Giordano herdara a tese sobre o infinito do erudito cardeal alemão Nicolau de Cusa (1401-1464), mas dera a ela renovado e vigoroso argumento. Familiarizado com a teoria heliocêntrica de Copérnico (1473-1543), Giordano acrescentava argumento teológico: se deus é infinito, sua obra deve ter a mesma natureza. Apontava, então, para o que é hoje uma das metas da astronomia, a busca de planetas similares à Terra (exoplanetas) orbitando em torno de outras estrelas do universo, tema de projeto concebido por Carl Sagan (1934-1996) e realizado pela Nasa. Giordano Bruno, um precursor, sofreu a incompreensão de sua era e pagou com sua vida pela ignorância de seus contemporâneos.

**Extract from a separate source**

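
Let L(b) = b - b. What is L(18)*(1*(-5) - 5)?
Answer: 0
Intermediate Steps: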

Em 1603, a obra de Giordano Bruno foi inscrita no Índice de Livros Proibidos da Igreja Católica. Iniciada em 1557, essa lista complementou o trabalho repressivo da Inquisição e condenou milhares de obras e autores por muitos séculos. Em sua última edição, em 1948, censuravam-se 4.327 obras, de autores como Thomas Hobbes, René Descartes, Immanuel Kant, Émile Zola e Simone de Beauvoir. Em 1966, o Vaticano concluiu que, dada a imensa quantidade de publicações na atualidade, já não teriam como controlar, e descontinuou a lista, mas manteve-se a condenação moral a todas as obras listadas até então.

O estudo da História costuma revelar o quão terrivelmente atuais são muitos fatos do passado. Todavia, indiferentes à estupidez dos censores, autoras e autores escrevem sempre visando ao futuro de ideias, que chegam aos seus sentidos, e animam a perpetuação da inteligência, da beleza e da liberdade.